[Parquet] Eagerly fetch row groups when reading parquet
About the changes
This changes attempts to pre-fetch row groups while reading parquet files. This is first part of the changes proposed in https://github.com/apache/iceberg/issues/647
cc @jackye1995 @rdblue
one more idea on this context and at a higher level, is that can we prefetch next task and keep it in memory and expose an iterator around it, when we are reading a task groups to be specific here
https://github.com/apache/iceberg/blob/49e930877a16bce2df51d6e51b737d2969208644/spark/v3.3/spark/src/main/java/org/apache/iceberg/spark/source/BaseReader.java#L132-L157
so that we don't have to wait to read next task and directly ask iterator on it.
cc @jackye1995 @rdblue @aokolnychyi please let me know you thoughts on this as well.
cc @aokolnychyi
Should we use some parameters to enable this or not?
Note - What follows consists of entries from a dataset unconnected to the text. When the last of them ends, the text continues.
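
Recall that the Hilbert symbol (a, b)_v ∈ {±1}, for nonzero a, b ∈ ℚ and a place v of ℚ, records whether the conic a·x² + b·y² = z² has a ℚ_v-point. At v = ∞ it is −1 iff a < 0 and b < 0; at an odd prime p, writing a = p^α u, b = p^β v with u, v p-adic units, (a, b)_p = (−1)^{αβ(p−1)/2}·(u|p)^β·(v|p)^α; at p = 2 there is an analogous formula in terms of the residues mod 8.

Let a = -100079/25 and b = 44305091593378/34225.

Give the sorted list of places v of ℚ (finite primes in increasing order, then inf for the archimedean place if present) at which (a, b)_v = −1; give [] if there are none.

[11, 29]

(a, b) ≡ (-119, 75922) mod (ℚ^×)²; places V = {2, 5, 7, 11, 17, 29, 37, ∞}.
(a,b)_∞: sgn(-119)=−, sgn(75922)=+, so +1.
(a,b)_11: α=0, u≡7; β=1, v≡4 (mod 11); (7|11)=-1, (4|11)=+1; sign (−1)^0·-1^1·+1^0 = -1.
(a,b)_2: α=0, β=1; u≡1, v≡1 (mod 8); ε(u)ε(v)=0·0, αω(v)=0·0, βω(u)=1·0; sum ≡ 0  ⇒  +1.
(a,b)_5: α=-2, u≡1; β=-2, v≡2 (mod 5); (1|5)=+1, (2|5)=-1; sign (−1)^0·+1^-2·-1^-2 = +1.
(a,b)_17: α=1, u≡10; β=3, v≡11 (mod 17); (10|17)=-1, (11|17)=-1; sign (−1)^0·-1^3·-1^1 = +1.
(a,b)_37: α=0, u≡18; β=-2, v≡15 (mod 37); (18|37)=-1, (15|37)=-1; sign (−1)^0·-1^-2·-1^0 = +1.
(a,b)_29: α=2, u≡8; β=3, v≡27 (mod 29); (8|29)=-1, (27|29)=-1; sign (−1)^0·-1^3·-1^2 = -1.
(a,b)_7: α=1, u≡1; β=5, v≡3 (mod 7); (1|7)=+1, (3|7)=-1; sign (−1)^1·+1^5·-1^1 = +1.
|Ram(-119, 75922)| = 2, even; anisotropic at {11, 29}.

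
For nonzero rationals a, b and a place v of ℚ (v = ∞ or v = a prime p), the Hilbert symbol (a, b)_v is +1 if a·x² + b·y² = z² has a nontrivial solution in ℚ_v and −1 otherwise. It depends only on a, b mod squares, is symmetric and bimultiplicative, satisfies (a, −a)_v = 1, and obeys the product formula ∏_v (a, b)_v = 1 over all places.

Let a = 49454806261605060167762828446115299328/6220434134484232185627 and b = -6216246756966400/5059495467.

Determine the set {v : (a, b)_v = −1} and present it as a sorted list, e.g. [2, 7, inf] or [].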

Because prefetch row groups meaning need more memory. @singhpk234 is there any benchmark result to show?
@singhpk234 is there any benchmark result to show?
@ConeyLiu working on the benchmarks
This pull request has been marked as stale due to 30 days of inactivity. It will be closed in 1 week if no further activity occurs. If you think that’s incorrect or this pull request requires a review, please simply write any comment. If closed, you can revive the PR at any time and @mention a reviewer or discuss it on the [email protected] list. Thank you for your contributions.
This pull request has been closed due to lack of activity. This is not a judgement on the merit of the PR in any way. It is just a way of keeping the PR queue manageable. If you think that is incorrect, or the pull request requires review, you can revive the PR at any time.